Venue
Oriel Wrecsam
Location
Wales

I lie awake at night and listen to the birds sing.

In a world accustomed to irony and subversion, it is refreshing to encounter the work of Steffan Jones Hughes in this engaging solo show.

Through intaglio and screen prints, delicate sculptures, and an enormous number of drawings, he explores the fragile nature of identity and belonging.

There are strong elements of narrative running through the work. Birds, simple houses and chapels, people close to the artist, himself, and a few animals are reiterated in individual pared down narrative situations. They appear to be fragments or snapshots of a larger story, but do not follow a sequence.

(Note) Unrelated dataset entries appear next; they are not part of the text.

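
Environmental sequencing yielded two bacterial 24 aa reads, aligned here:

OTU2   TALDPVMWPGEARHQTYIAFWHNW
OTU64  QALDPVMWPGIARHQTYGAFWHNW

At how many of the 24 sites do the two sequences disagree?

3

Mismatches occur at site 1 (T→Q), site 11 (E→I), site 18 (I→G).
That gives 3 mismatches out of 24 aligned sites, so the Hamming distance is 3.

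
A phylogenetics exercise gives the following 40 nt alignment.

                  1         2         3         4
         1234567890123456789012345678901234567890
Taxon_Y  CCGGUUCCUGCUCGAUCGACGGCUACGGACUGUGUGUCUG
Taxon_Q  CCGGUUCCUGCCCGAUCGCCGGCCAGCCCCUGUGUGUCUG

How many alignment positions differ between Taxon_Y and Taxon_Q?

Mismatches occur at site 12 (U/C), site 19 (A/C), site 24 (U/C), site 26 (C/G), site 27 (G/C), site 28 (G/C), site 29 (A/C).
That gives 7 mismatches out of 40 aligned sites, so the Hamming distance is 7.

7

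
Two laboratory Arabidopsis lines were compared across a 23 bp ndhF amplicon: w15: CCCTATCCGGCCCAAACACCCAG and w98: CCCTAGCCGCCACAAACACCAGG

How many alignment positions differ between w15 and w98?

5

Mismatches occur at site 6 (T↔G), site 10 (G↔C), site 12 (C↔A), site 21 (C↔A), site 22 (A↔G).
That gives 5 mismatches out of 23 aligned sites, so the Hamming distance is 5.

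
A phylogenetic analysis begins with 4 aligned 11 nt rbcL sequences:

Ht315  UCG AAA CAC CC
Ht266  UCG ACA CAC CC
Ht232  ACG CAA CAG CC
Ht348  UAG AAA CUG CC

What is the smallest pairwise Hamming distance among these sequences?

Pairwise Hamming distances:
  Ht315 vs Ht266: 1
  Ht315 vs Ht232: 3
  Ht315 vs Ht348: 3
  Ht266 vs Ht232: 4
  Ht266 vs Ht348: 4
  Ht232 vs Ht348: 4
The smallest is 1, between Ht315 and Ht266.

1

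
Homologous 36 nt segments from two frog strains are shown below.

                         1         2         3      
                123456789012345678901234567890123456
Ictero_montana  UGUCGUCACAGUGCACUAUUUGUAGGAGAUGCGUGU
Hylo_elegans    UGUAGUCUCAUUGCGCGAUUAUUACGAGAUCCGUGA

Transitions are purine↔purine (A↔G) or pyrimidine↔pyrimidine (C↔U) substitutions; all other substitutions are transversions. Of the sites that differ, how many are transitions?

Differing sites — 4:C/A (Tv); 8:A/U (Tv); 11:G/U (Tv); 15:A/G (Ti); 17:U/G (Tv); 21:U/A (Tv); 22:G/U (Tv); 25:G/C (Tv); 31:G/C (Tv); 36:U/A (Tv).
Of the 10 differences, 1 transition and 9 transversions, so the answer is 1.

1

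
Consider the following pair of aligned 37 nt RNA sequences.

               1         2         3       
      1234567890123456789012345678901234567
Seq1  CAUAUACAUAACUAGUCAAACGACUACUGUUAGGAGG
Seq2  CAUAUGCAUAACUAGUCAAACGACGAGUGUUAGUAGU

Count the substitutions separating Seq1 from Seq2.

Mismatches occur at site 6 (A↔G), site 25 (U↔G), site 27 (C↔G), site 34 (G↔U), site 37 (G↔U).
That gives 5 mismatches out of 37 aligned sites, so the Hamming distance is 5.

5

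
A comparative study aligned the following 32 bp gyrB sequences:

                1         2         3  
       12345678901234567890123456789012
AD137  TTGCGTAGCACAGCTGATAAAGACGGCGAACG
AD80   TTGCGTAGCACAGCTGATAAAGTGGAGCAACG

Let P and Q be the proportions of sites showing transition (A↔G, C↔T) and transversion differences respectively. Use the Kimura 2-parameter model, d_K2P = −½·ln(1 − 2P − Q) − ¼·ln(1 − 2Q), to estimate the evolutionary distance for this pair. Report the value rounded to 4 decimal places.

Differing sites — 23:A/T (Tv); 24:C/G (Tv); 26:G/A (Ti); 27:C/G (Tv); 28:G/C (Tv).
Of the 5 differences, 1 transition and 4 transversions over 32 sites: P = 1/32 = 0.031250, Q = 4/32 = 0.125000.
d = −0.5·ln(0.812500) − 0.25·ln(0.750000) = −0.5·(-0.207639) − 0.25·(-0.287682) = 0.1757.

0.1757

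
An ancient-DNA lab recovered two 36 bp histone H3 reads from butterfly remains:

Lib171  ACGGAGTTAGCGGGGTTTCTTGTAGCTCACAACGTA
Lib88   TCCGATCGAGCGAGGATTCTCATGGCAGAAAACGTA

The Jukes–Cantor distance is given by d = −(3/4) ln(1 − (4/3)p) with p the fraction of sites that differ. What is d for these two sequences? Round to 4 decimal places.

0.4926

Mismatches occur at site 1 (A↔T), site 3 (G↔C), site 6 (G↔T), site 7 (T↔C), site 8 (T↔G), site 13 (G↔A), site 16 (T↔A), site 21 (T↔C), site 22 (G↔A), site 24 (A↔G), site 27 (T↔A), site 28 (C↔G), site 30 (C↔A).
p = 13/36 = 0.361111.
d = −0.75 · ln(1 − (4/3)·0.361111) = −0.75 · ln(0.518519) = −0.75 · (-0.656779) = 0.4926.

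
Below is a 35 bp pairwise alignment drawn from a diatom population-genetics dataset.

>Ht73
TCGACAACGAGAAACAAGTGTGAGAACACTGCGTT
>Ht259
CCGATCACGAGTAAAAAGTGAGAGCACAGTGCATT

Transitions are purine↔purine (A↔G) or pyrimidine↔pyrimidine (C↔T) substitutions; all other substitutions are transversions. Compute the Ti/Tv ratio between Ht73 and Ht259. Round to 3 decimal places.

0.500

The sequences differ at positions 1 (T/C, transition), 5 (C/T, transition), 6 (A/C, transversion), 12 (A/T, transversion), 15 (C/A, transversion), 21 (T/A, transversion), 25 (A/C, transversion), 29 (C/G, transversion), 33 (G/A, transition).
Of the 9 differences, 3 transitions and 6 transversions, so Ti/Tv = 3/6 = 0.500.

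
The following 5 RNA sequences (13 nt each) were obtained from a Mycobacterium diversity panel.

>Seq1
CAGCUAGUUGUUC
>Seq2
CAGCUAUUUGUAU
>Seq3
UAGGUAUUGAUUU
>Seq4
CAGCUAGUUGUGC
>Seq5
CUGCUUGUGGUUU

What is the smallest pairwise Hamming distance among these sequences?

Pairwise Hamming distances:
  Seq1 vs Seq2: 3
  Seq1 vs Seq3: 6
  Seq1 vs Seq4: 1
  Seq1 vs Seq5: 4
  Seq2 vs Seq3: 5
  Seq2 vs Seq4: 3
  Seq2 vs Seq5: 5
  Seq3 vs Seq4: 7
  Seq3 vs Seq5: 6
  Seq4 vs Seq5: 5
The smallest is 1, between Seq1 and Seq4.

1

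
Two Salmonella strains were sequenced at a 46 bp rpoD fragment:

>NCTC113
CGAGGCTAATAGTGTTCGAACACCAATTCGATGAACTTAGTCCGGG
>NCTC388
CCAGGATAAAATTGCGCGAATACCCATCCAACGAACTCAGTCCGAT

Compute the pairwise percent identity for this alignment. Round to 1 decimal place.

Differing sites — 2:G/C; 6:C/A; 10:T/A; 12:G/T; 15:T/C; 16:T/G; 21:C/T; 25:A/C; 28:T/C; 30:G/A; 32:T/C; 38:T/C; 45:G/A; 46:G/T.
32 of the 46 sites match, so the percent identity is 32/46 × 100 = 69.6%.

69.6%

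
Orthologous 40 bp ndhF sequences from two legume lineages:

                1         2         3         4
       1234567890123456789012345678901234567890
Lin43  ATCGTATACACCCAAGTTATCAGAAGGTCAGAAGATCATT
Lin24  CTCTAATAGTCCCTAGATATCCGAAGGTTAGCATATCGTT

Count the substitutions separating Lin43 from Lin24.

12

Mismatches occur at site 1 (A/C), site 4 (G/T), site 5 (T/A), site 9 (C/G), site 10 (A/T), site 14 (A/T), site 17 (T/A), site 22 (A/C), site 29 (C/T), site 32 (A/C), site 34 (G/T), site 38 (A/G).
That gives 12 mismatches out of 40 aligned sites, so the Hamming distance is 12.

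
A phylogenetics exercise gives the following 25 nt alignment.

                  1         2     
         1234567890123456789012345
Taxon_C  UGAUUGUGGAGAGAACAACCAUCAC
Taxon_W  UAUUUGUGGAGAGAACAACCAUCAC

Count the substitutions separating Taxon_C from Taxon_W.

The sequences differ at positions 2 (G/A), 3 (A/U).
That gives 2 mismatches out of 25 aligned sites, so the Hamming distance is 2.

2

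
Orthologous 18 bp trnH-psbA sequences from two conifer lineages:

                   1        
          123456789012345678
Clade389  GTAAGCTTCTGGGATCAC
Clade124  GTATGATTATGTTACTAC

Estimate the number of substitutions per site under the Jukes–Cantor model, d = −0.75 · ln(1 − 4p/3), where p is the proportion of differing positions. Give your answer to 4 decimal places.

The sequences differ at positions 4 (A/T), 6 (C/A), 9 (C/A), 12 (G/T), 13 (G/T), 15 (T/C), 16 (C/T).
p = 7/18 = 0.388889.
d = −0.75 · ln(1 − (4/3)·0.388889) = −0.75 · ln(0.481481) = −0.75 · (-0.730889) = 0.5482.

0.5482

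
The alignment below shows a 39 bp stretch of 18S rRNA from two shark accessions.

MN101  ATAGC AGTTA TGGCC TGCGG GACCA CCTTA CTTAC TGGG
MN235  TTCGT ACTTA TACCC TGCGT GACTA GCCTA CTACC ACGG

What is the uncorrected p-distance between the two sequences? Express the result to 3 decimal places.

0.359

The sequences differ at positions 1 (A/T), 3 (A/C), 5 (C/T), 7 (G/C), 12 (G/A), 13 (G/C), 20 (G/T), 24 (C/T), 26 (C/G), 28 (T/C), 33 (T/A), 34 (A/C), 36 (T/A), 37 (G/C).
There are 14 differences over 39 sites, so p = 14/39 = 0.359.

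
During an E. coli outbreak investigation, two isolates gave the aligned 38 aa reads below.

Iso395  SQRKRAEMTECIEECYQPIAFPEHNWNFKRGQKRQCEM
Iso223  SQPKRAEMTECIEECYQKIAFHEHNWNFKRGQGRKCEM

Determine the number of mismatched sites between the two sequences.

5

Differing sites — 3:R/P; 18:P/K; 22:P/H; 33:K/G; 35:Q/K.
That gives 5 mismatches out of 38 aligned sites, so the Hamming distance is 5.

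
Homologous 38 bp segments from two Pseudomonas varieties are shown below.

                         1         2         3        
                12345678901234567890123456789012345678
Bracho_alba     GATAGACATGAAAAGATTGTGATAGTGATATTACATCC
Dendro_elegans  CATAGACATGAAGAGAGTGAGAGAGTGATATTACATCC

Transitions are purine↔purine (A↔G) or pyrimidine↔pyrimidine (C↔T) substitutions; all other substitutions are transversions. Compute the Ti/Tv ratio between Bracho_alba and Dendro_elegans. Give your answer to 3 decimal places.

0.250

The sequences differ at positions 1 (G/C, transversion), 13 (A/G, transition), 17 (T/G, transversion), 20 (T/A, transversion), 23 (T/G, transversion).
Of the 5 differences, 1 transition and 4 transversions, so Ti/Tv = 1/4 = 0.250.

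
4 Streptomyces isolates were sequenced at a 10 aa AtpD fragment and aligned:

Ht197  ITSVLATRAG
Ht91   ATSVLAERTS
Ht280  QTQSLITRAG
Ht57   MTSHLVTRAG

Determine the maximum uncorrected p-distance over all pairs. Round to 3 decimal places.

0.700

Pairwise Hamming distances:
  Ht197 vs Ht91: 4
  Ht197 vs Ht280: 4
  Ht197 vs Ht57: 3
  Ht91 vs Ht280: 7
  Ht91 vs Ht57: 6
  Ht280 vs Ht57: 4
The largest is 7 mismatches, between Ht91 and Ht280; p = 7/10 = 0.700.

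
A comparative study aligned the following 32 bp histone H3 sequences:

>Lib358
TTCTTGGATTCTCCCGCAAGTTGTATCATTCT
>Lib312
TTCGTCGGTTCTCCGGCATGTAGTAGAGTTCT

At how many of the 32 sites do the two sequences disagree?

9

The sequences differ at positions 4 (T/G), 6 (G/C), 8 (A/G), 15 (C/G), 19 (A/T), 22 (T/A), 26 (T/G), 27 (C/A), 28 (A/G).
That gives 9 mismatches out of 32 aligned sites, so the Hamming distance is 9.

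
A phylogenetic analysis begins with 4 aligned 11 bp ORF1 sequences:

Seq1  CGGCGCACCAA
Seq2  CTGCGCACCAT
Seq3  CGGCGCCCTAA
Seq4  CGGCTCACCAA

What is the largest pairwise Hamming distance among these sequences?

4

Pairwise Hamming distances:
  Seq1 vs Seq2: 2
  Seq1 vs Seq3: 2
  Seq1 vs Seq4: 1
  Seq2 vs Seq3: 4
  Seq2 vs Seq4: 3
  Seq3 vs Seq4: 3
The largest is 4, between Seq2 and Seq3.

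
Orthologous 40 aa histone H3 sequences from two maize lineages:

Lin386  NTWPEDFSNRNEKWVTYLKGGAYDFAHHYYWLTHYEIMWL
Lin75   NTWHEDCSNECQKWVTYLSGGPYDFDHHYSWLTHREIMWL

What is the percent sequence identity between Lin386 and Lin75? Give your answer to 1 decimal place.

75.0%

Differing sites — 4:P/H; 7:F/C; 10:R/E; 11:N/C; 12:E/Q; 19:K/S; 22:A/P; 26:A/D; 30:Y/S; 35:Y/R.
30 of the 40 sites match, so the percent identity is 30/40 × 100 = 75.0%.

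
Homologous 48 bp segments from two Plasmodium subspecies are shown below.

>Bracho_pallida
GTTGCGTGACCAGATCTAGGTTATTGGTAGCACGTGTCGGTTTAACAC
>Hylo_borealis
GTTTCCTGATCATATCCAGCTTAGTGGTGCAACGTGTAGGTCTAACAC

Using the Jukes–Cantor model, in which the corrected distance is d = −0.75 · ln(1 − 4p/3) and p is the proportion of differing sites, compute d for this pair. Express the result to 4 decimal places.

Differing sites — 4:G/T; 6:G/C; 10:C/T; 13:G/T; 17:T/C; 20:G/C; 24:T/G; 29:A/G; 30:G/C; 31:C/A; 38:C/A; 42:T/C.
p = 12/48 = 0.250000.
d = −0.75 · ln(1 − (4/3)·0.250000) = −0.75 · ln(0.666667) = −0.75 · (-0.405465) = 0.3041.

0.3041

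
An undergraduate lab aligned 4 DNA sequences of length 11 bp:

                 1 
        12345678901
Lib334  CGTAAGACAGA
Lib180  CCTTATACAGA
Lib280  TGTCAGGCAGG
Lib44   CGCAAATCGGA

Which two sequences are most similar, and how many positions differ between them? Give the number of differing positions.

Pairwise Hamming distances:
  Lib334 vs Lib180: 3
  Lib334 vs Lib280: 4
  Lib334 vs Lib44: 4
  Lib180 vs Lib280: 6
  Lib180 vs Lib44: 6
  Lib280 vs Lib44: 7
The smallest is 3, between Lib334 and Lib180.

3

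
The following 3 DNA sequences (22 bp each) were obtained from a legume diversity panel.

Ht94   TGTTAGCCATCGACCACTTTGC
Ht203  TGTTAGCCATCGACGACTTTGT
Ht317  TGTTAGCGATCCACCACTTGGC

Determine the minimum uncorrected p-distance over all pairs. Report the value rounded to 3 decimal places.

0.091

Pairwise Hamming distances:
  Ht94 vs Ht203: 2
  Ht94 vs Ht317: 3
  Ht203 vs Ht317: 5
The smallest is 2 mismatches, between Ht94 and Ht203; p = 2/22 = 0.091.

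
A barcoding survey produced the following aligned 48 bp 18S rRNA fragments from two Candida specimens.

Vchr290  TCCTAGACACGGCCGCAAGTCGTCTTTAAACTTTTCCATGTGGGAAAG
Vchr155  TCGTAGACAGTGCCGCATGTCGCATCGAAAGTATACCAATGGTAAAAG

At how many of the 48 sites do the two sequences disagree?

16

Differing sites — 3:C/G; 10:C/G; 11:G/T; 18:A/T; 23:T/C; 24:C/A; 26:T/C; 27:T/G; 31:C/G; 33:T/A; 35:T/A; 39:T/A; 40:G/T; 41:T/G; 43:G/T; 44:G/A.
That gives 16 mismatches out of 48 aligned sites, so the Hamming distance is 16.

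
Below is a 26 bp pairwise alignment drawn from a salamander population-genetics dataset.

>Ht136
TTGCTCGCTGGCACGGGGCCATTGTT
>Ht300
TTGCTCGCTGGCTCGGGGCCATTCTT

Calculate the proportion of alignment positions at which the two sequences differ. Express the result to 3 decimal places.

Differing sites — 13:A/T; 24:G/C.
There are 2 differences over 26 sites, so p = 2/26 = 0.077.

0.077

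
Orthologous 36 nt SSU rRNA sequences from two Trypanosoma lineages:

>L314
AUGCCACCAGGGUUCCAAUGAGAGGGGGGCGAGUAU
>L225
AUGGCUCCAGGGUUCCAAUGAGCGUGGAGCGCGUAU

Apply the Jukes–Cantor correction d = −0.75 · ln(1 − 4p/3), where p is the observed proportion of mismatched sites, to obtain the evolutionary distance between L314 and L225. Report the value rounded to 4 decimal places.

0.1885

Differing sites — 4:C/G; 6:A/U; 23:A/C; 25:G/U; 28:G/A; 32:A/C.
p = 6/36 = 0.166667.
d = −0.75 · ln(1 − (4/3)·0.166667) = −0.75 · ln(0.777777) = −0.75 · (-0.251315) = 0.1885.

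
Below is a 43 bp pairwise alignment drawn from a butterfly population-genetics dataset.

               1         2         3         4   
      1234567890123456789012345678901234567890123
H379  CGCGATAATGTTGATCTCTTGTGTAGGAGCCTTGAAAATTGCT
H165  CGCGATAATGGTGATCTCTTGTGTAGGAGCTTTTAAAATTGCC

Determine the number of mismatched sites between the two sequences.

4

Mismatches occur at site 11 (T/G), site 31 (C/T), site 34 (G/T), site 43 (T/C).
That gives 4 mismatches out of 43 aligned sites, so the Hamming distance is 4.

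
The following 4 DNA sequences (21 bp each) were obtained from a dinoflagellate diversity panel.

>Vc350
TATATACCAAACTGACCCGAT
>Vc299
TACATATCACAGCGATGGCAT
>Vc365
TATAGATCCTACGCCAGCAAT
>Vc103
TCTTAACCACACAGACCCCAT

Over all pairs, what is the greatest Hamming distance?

Pairwise Hamming distances:
  Vc350 vs Vc299: 9
  Vc350 vs Vc365: 10
  Vc350 vs Vc103: 6
  Vc299 vs Vc365: 11
  Vc299 vs Vc103: 10
  Vc365 vs Vc103: 12
The largest is 12, between Vc365 and Vc103.

12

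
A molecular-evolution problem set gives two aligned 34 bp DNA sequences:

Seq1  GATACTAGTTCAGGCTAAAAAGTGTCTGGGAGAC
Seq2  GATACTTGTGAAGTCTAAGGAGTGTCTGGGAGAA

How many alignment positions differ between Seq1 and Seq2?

Mismatches occur at site 7 (A↔T), site 10 (T↔G), site 11 (C↔A), site 14 (G↔T), site 19 (A↔G), site 20 (A↔G), site 34 (C↔A).
That gives 7 mismatches out of 34 aligned sites, so the Hamming distance is 7.

7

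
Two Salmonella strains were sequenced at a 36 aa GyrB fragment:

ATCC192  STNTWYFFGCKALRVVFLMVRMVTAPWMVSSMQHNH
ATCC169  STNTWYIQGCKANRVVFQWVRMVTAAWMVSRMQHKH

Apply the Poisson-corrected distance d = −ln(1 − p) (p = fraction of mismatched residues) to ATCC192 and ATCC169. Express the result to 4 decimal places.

0.2513

The sequences differ at positions 7 (F/I), 8 (F/Q), 13 (L/N), 18 (L/Q), 19 (M/W), 26 (P/A), 31 (S/R), 35 (N/K).
p = 8/36 = 0.222222.
d = −ln(1 − 0.222222) = −ln(0.777778) = 0.2513.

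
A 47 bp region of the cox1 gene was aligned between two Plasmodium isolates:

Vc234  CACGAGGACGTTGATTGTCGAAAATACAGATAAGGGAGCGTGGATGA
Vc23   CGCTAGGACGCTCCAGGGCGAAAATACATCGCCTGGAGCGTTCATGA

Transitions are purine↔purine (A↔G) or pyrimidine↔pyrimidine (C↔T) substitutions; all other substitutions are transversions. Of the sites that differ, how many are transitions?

2

Mismatches occur at site 2 (A/G, transition), site 4 (G/T, transversion), site 11 (T/C, transition), site 13 (G/C, transversion), site 14 (A/C, transversion), site 15 (T/A, transversion), site 16 (T/G, transversion), site 18 (T/G, transversion), site 29 (G/T, transversion), site 30 (A/C, transversion), site 31 (T/G, transversion), site 32 (A/C, transversion), site 33 (A/C, transversion), site 34 (G/T, transversion), site 42 (G/T, transversion), site 43 (G/C, transversion).
Of the 16 differences, 2 transitions and 14 transversions, so the answer is 2.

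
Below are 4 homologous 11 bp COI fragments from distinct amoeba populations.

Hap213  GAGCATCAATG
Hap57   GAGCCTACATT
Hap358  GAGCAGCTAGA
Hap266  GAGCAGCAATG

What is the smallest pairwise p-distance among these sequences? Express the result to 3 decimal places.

0.091

Pairwise Hamming distances:
  Hap213 vs Hap57: 4
  Hap213 vs Hap358: 4
  Hap213 vs Hap266: 1
  Hap57 vs Hap358: 6
  Hap57 vs Hap266: 5
  Hap358 vs Hap266: 3
The smallest is 1 mismatch, between Hap213 and Hap266; p = 1/11 = 0.091.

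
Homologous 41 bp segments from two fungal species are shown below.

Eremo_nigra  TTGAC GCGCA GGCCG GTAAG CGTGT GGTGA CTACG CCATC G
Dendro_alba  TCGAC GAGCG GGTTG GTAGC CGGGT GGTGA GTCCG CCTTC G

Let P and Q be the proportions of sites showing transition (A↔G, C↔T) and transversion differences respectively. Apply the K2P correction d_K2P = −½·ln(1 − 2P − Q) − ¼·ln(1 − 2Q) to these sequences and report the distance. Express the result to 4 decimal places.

0.3339

Differing sites — 2:T/C (Ti); 7:C/A (Tv); 10:A/G (Ti); 13:C/T (Ti); 14:C/T (Ti); 19:A/G (Ti); 20:G/C (Tv); 23:T/G (Tv); 31:C/G (Tv); 33:A/C (Tv); 38:A/T (Tv).
Of the 11 differences, 5 transitions and 6 transversions over 41 sites: P = 5/41 = 0.121951, Q = 6/41 = 0.146341.
d = −0.5·ln(0.609757) − 0.25·ln(0.707318) = −0.5·(-0.494695) − 0.25·(-0.346275) = 0.3339.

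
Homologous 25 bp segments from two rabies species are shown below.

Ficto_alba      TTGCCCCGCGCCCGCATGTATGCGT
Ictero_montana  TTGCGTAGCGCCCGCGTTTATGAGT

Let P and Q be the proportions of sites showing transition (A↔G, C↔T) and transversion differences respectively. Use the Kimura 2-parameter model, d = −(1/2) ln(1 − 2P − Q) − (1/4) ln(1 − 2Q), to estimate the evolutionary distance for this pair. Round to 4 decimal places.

0.2892

Differing sites — 5:C/G (Tv); 6:C/T (Ti); 7:C/A (Tv); 16:A/G (Ti); 18:G/T (Tv); 23:C/A (Tv).
Of the 6 differences, 2 transitions and 4 transversions over 25 sites: P = 2/25 = 0.080000, Q = 4/25 = 0.160000.
d = −0.5·ln(0.680000) − 0.25·ln(0.680000) = −0.5·(-0.385662) − 0.25·(-0.385662) = 0.2892.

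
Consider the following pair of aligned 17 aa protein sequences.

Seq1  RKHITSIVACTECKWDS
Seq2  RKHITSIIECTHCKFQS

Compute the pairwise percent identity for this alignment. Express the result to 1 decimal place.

70.6%

Differing sites — 8:V/I; 9:A/E; 12:E/H; 15:W/F; 16:D/Q.
12 of the 17 sites match, so the percent identity is 12/17 × 100 = 70.6%.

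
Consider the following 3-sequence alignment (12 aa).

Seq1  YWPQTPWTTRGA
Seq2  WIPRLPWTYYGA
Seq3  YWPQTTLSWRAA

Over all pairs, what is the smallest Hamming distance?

5

Pairwise Hamming distances:
  Seq1 vs Seq2: 6
  Seq1 vs Seq3: 5
  Seq2 vs Seq3: 10
The smallest is 5, between Seq1 and Seq3.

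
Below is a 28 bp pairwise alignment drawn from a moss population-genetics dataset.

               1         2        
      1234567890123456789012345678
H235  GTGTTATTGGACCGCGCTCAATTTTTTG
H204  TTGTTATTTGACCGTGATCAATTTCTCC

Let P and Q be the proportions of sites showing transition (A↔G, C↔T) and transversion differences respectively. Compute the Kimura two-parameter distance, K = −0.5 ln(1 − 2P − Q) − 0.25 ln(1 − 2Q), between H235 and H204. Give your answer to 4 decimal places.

0.3050

Differing sites — 1:G/T (Tv); 9:G/T (Tv); 15:C/T (Ti); 17:C/A (Tv); 25:T/C (Ti); 27:T/C (Ti); 28:G/C (Tv).
Of the 7 differences, 3 transitions and 4 transversions over 28 sites: P = 3/28 = 0.107143, Q = 4/28 = 0.142857.
d = −0.5·ln(0.642857) − 0.25·ln(0.714286) = −0.5·(-0.441833) − 0.25·(-0.336472) = 0.3050.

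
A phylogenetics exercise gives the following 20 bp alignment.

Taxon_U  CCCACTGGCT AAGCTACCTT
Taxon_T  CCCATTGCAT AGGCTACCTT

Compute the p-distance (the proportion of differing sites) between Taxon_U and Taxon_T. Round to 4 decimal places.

Mismatches occur at site 5 (C↔T), site 8 (G↔C), site 9 (C↔A), site 12 (A↔G).
There are 4 differences over 20 sites, so p = 4/20 = 0.2000.

0.2000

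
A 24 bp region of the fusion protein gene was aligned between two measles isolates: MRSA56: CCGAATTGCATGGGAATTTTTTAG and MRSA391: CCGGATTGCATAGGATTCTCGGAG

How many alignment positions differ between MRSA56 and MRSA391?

The sequences differ at positions 4 (A/G), 12 (G/A), 16 (A/T), 18 (T/C), 20 (T/C), 21 (T/G), 22 (T/G).
That gives 7 mismatches out of 24 aligned sites, so the Hamming distance is 7.

7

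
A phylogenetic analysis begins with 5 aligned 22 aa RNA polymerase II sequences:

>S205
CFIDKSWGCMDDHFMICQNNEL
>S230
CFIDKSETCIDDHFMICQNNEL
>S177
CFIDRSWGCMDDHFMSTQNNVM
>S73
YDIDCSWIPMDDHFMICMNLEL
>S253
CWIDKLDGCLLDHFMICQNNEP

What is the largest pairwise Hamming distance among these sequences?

Pairwise Hamming distances:
  S205 vs S230: 3
  S205 vs S177: 5
  S205 vs S73: 7
  S205 vs S253: 6
  S230 vs S177: 8
  S230 vs S73: 9
  S230 vs S253: 7
  S177 vs S73: 11
  S177 vs S253: 10
  S73 vs S253: 12
The largest is 12, between S73 and S253.

12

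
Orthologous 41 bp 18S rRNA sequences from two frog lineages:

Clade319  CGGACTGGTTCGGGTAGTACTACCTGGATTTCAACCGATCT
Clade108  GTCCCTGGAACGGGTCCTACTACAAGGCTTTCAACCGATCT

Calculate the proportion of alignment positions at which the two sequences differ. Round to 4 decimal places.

0.2683

Mismatches occur at site 1 (C↔G), site 2 (G↔T), site 3 (G↔C), site 4 (A↔C), site 9 (T↔A), site 10 (T↔A), site 16 (A↔C), site 17 (G↔C), site 24 (C↔A), site 25 (T↔A), site 28 (A↔C).
There are 11 differences over 41 sites, so p = 11/41 = 0.2683.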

The exhibition is well orchestrated, with the different elements playing a greater or lesser part, providing rhythm, scale and colour. This is an interesting thought as there is a very little actual colour in the work. Some of the sculpture, tiny pencil drawings on birds eggs, needs to be closely observed whilst the bold screen prints can be read from across the gallery. The most intimate works are the drypoint intaglio prints, including the tender image of a girl holding a lamb.

The major role in the exhibition is taken by the drawings, which nearly cover the largest wall of the gallery. These are drawn in black with a large brush on pages taken from the Guardian Guide and nailed directly to the wall in a grid structure. The various motifs acquire a poetic quality throughout the obsessive and individual redrawing, very far from the age of mechanical reproduction. The effect is that of a collection of film stills or an oversized story board. However, the story is never told, space is left for the viewer to engage with the work or remain on the outside looking in.

It reminded me of a deeply personal fairytale. This sounds like illustrations from a children’s book and yet it is not. The very scale of the work and with the enormous number of drawings and method of presentation, transform it into a constructed object, a sculpture in its own right; albeit a very ephemeral one. Within it can be found fragments of the artist’s life and of those around him, and the questions he is asking himself.

But these are the questions that everyone asks and this is where the strength of the work lies; for in fairytales are found some of the oldest and most profound questions.